Atualmente, as nossas vidas foram reduzidas às paredes de nossas casas. De repente, o que nos manteve a salvo do mundo exterior também nos mantém a salvo de um inimigo invisível e, mais do que nunca, os nossos lares tornaram-se nos nossos castelos. As portas da frente são uma fronteira para o desconhecido.

Não sabemos quando e como terminará. Observamos números e projeções de morte todos os dias e, no entanto, lentamente aperfcebemo-nos que o pior pode não ser o próprio vírus, mas a crise que se aproxima. Empregos perdidos, empresas e lojas a fechar de forma permanente, famílias destroçadas.

Há muita coisa errada nisto tudo. Das pessoas que ainda pensam que isso é apenas uma espécie de gripe e insistem em seguir nas suas vidas e assim contribuem ativamente para a disseminação da doença; aos milhares e milhares de trabalhadores de saúde que arriscam as suas vidas; e a todos que, de uma maneira ou de outra, precisam ficar longe das suas famílias e entes queridos, apenas porque o mundo não pode parar completamente. Este é o vírus. Mas, há ainda muito mais.

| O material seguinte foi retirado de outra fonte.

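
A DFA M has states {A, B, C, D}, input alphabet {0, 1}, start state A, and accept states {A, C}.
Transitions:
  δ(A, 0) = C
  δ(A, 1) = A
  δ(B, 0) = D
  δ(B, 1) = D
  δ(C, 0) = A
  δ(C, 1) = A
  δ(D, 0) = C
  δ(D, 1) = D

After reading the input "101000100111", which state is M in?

A

A --1--> A
A --0--> C
C --1--> A
A --0--> C
C --0--> A
A --0--> C
C --1--> A
A --0--> C
C --0--> A
A --1--> A
A --1--> A
A --1--> A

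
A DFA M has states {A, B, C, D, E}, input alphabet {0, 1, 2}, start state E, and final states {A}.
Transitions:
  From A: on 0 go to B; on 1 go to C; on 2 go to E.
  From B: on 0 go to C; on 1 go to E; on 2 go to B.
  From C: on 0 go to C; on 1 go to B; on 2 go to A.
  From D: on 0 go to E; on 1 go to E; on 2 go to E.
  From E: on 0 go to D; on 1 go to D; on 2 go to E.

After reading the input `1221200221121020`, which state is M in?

E --1--> D
D --2--> E
E --2--> E
E --1--> D
D --2--> E
E --0--> D
D --0--> E
E --2--> E
E --2--> E
E --1--> D
D --1--> E
E --2--> E
E --1--> D
D --0--> E
E --2--> E
E --0--> D

D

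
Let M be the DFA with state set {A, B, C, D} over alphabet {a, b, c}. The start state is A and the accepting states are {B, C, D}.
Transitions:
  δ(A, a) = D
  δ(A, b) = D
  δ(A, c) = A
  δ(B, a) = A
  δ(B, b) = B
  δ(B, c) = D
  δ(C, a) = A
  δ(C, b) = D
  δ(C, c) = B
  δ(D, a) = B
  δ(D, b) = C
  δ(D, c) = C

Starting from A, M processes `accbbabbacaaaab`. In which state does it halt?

A --a--> D
D --c--> C
C --c--> B
B --b--> B
B --b--> B
B --a--> A
A --b--> D
D --b--> C
C --a--> A
A --c--> A
A --a--> D
D --a--> B
B --a--> A
A --a--> D
D --b--> C

C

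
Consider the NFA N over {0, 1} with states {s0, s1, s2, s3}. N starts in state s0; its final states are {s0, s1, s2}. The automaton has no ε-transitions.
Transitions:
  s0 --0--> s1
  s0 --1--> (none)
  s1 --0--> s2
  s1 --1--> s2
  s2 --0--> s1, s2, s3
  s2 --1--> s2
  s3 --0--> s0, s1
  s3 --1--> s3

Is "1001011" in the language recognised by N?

Start: {s0}
read 1: {}
The reachable set is empty and stays empty for the remaining 6 symbols.
Reachable ∩ accepting = {} — empty.

rejected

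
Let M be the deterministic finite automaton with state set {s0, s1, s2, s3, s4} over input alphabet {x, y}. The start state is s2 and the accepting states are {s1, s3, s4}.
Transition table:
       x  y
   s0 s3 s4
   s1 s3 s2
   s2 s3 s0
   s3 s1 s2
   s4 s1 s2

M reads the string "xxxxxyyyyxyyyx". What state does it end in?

s1

s2 --x--> s3
s3 --x--> s1
s1 --x--> s3
s3 --x--> s1
s1 --x--> s3
s3 --y--> s2
s2 --y--> s0
s0 --y--> s4
s4 --y--> s2
s2 --x--> s3
s3 --y--> s2
s2 --y--> s0
s0 --y--> s4
s4 --x--> s1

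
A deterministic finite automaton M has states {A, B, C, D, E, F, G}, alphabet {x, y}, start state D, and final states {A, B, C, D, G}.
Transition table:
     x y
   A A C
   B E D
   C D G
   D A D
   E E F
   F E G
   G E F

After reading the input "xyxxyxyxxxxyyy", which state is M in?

F

D --x--> A
A --y--> C
C --x--> D
D --x--> A
A --y--> C
C --x--> D
D --y--> D
D --x--> A
A --x--> A
A --x--> A
A --x--> A
A --y--> C
C --y--> G
G --y--> F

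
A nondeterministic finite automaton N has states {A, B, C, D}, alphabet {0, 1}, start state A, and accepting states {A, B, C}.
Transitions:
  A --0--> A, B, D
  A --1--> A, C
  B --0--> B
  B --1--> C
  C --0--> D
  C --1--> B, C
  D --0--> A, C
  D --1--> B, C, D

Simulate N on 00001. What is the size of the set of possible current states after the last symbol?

Start: {A}
read 0: {A, B, D}
read 0: {A, B, C, D}
read 0: {A, B, C, D}
read 0: {A, B, C, D}
read 1: {A, B, C, D}
Final reachable set {A, B, C, D} has 4 states.

4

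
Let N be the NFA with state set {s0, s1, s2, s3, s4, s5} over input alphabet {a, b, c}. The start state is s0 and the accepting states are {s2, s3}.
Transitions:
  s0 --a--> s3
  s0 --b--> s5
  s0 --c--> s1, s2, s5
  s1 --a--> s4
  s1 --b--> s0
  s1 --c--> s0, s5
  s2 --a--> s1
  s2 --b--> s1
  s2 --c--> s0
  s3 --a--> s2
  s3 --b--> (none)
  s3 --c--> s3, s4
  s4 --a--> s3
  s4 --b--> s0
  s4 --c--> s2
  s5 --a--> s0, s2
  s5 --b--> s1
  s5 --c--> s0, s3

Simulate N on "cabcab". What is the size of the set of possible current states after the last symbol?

Start: {s0}
read c: {s1, s2, s5}
read a: {s0, s1, s2, s4}
read b: {s0, s1, s5}
read c: {s0, s1, s2, s3, s5}
read a: {s0, s1, s2, s3, s4}
read b: {s0, s1, s5}
Final reachable set {s0, s1, s5} has 3 states.

3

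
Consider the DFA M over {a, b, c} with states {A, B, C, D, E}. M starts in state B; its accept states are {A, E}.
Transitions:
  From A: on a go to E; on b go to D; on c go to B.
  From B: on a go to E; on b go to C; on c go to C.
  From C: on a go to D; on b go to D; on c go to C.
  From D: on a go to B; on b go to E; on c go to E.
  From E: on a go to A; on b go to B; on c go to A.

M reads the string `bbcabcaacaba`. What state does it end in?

E

B --b--> C
C --b--> D
D --c--> E
E --a--> A
A --b--> D
D --c--> E
E --a--> A
A --a--> E
E --c--> A
A --a--> E
E --b--> B
B --a--> E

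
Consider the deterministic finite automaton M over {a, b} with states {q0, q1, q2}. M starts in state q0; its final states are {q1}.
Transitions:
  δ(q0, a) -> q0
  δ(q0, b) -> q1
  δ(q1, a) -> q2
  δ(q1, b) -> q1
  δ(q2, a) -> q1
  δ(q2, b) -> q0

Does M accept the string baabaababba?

rejected

q0 --b--> q1
q1 --a--> q2
q2 --a--> q1
q1 --b--> q1
q1 --a--> q2
q2 --a--> q1
q1 --b--> q1
q1 --a--> q2
q2 --b--> q0
q0 --b--> q1
q1 --a--> q2
End in state q2, which is not an accepting state.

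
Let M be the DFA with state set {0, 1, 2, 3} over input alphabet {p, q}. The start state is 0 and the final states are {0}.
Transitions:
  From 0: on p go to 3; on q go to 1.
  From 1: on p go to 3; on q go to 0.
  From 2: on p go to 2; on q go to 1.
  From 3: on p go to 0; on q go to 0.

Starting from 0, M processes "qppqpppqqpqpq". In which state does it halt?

0

0 --q--> 1
1 --p--> 3
3 --p--> 0
0 --q--> 1
1 --p--> 3
3 --p--> 0
0 --p--> 3
3 --q--> 0
0 --q--> 1
1 --p--> 3
3 --q--> 0
0 --p--> 3
3 --q--> 0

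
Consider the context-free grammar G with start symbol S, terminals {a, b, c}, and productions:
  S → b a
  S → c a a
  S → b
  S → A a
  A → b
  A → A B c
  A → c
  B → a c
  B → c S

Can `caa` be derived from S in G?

S ⇒ caa

yes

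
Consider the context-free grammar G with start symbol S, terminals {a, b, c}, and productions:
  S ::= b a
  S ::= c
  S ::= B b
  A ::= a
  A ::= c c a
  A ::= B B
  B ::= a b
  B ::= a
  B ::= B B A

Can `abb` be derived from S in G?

yes

S ⇒ Bb ⇒ abb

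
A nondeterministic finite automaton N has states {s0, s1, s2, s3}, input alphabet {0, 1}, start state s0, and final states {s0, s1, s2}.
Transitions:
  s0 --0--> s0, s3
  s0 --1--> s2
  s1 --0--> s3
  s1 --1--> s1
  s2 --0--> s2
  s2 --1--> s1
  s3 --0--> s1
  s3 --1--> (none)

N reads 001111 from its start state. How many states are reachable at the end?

Start: {s0}
read 0: {s0, s3}
read 0: {s0, s1, s3}
read 1: {s1, s2}
read 1: {s1}
read 1: {s1}
read 1: {s1}
Final reachable set {s1} has 1 state.

1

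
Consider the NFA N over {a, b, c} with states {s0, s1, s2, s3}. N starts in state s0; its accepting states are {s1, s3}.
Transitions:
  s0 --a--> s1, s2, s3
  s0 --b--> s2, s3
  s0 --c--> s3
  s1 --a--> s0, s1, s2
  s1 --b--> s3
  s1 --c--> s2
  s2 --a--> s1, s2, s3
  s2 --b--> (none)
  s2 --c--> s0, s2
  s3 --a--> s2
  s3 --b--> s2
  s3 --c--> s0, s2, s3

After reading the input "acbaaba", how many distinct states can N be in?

3

Start: {s0}
read a: {s1, s2, s3}
read c: {s0, s2, s3}
read b: {s2, s3}
read a: {s1, s2, s3}
read a: {s0, s1, s2, s3}
read b: {s2, s3}
read a: {s1, s2, s3}
Final reachable set {s1, s2, s3} has 3 states.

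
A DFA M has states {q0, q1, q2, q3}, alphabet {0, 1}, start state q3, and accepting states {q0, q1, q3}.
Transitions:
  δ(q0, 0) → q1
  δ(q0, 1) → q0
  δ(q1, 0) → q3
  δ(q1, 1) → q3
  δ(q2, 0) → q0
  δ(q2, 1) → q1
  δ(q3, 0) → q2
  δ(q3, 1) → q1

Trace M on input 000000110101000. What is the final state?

q3 --0--> q2
q2 --0--> q0
q0 --0--> q1
q1 --0--> q3
q3 --0--> q2
q2 --0--> q0
q0 --1--> q0
q0 --1--> q0
q0 --0--> q1
q1 --1--> q3
q3 --0--> q2
q2 --1--> q1
q1 --0--> q3
q3 --0--> q2
q2 --0--> q0

q0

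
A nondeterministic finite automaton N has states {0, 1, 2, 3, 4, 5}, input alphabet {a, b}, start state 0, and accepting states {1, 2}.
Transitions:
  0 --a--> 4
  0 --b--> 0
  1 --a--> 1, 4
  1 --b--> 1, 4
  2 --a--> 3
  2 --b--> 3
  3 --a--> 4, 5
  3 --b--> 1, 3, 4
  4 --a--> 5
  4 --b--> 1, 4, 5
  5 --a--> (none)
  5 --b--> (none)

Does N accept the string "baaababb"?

Start: {0}
read b: {0}
read a: {4}
read a: {5}
read a: {}
The reachable set is empty and stays empty for the remaining 4 symbols.
Reachable ∩ accepting = {} — empty.

rejected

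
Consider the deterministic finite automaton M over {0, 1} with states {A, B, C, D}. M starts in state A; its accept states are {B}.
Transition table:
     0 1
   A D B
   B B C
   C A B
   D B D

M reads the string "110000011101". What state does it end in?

A --1--> B
B --1--> C
C --0--> A
A --0--> D
D --0--> B
B --0--> B
B --0--> B
B --1--> C
C --1--> B
B --1--> C
C --0--> A
A --1--> B

B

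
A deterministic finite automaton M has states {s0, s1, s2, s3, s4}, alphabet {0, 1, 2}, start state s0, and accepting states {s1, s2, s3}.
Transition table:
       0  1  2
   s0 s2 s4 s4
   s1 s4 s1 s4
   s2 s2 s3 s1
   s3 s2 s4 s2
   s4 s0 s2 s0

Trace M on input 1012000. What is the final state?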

Portas fechando. Negócios perdidos. Desemprego. A perda do toque. A nossa humanidade despojada. Nós tornámo-nos na mesma distopia que viamos nos filmes. O que vai sair daqui? Mais do que economias, que países entrarão em colapso? Quem vai governar o mundo? Esqueçam aC e dC, os livros de história escreverão sobre os eventos aCov e dCov (antes de Covid19 e depois de Covid19). O mundo está a transformar-se totalmente em algo completamente diferente, completamente novo e ainda completamente desconhecido. E ainda estamos apenas no final do primeiro trimestre.

Mas há esperança. Pelo menos para alguns. Vemos populações que se defendem independentemente do que a estupidez política tenta impor em alguns países. Vemos empresas tentando ajudar em vez de lucrar. Vemos pessoas colocando o interesse dos outros à frente dos seus. Ainda há Humanidade com H maiúsculo em muitos de nós. Mas temos uma longa luta pela frente. Não apenas contra o vírus, mas também contra a chamada Ordem Mundial. Aqueles que governam nas sombras e que manipulam governos e economias; aqueles que lucram com a guerra e a morte; aqueles que – independentemente da conspiração – realmente consideram o mundo como seu. Ainda assim, eu ainda acredito que vamos conseguir.

Quanto a mim, faço parte de alguns grupos de risco. Tive pneumonia no ano passado, tenho diabetes e fiz uma cirurgia cardíaca há alguns anos, e tenho pressão alta. Dito isto, estou a trabalhar de casa desde o início de Março. Sinto falta de sair. Apenas para caminhar à beira-mar. Ou jantar fora, beber uma cerveja com os amigos. Mas o que mais sinto falta é ver minhas filhas. Sinto muita falta delas. E de toda a minha família, mesmo aquela que convivo pouco. Curioso como as coisas nos são colocadas em perspectiva de um dia para o outro. Como o que consideramos serem grandes temas de discussão e separação deixam de fazer sentido. Mesmo com a tecnologia, não é a mesma coisa. Nós, humanos, precisamos do que chamamos de toque humano. Embora não seja exclusivo para nós, é uma das coisas mais importantes que temos. Os benefícios do toque. Calor, segurança, amor, amizade, luxúria, força, conforto. Tudo pode ser transmitido com toque. E fazemos isso (queremos fazê-lo) constantement. A questão é: quando poderemos abraçar a nossa humanidade novamente?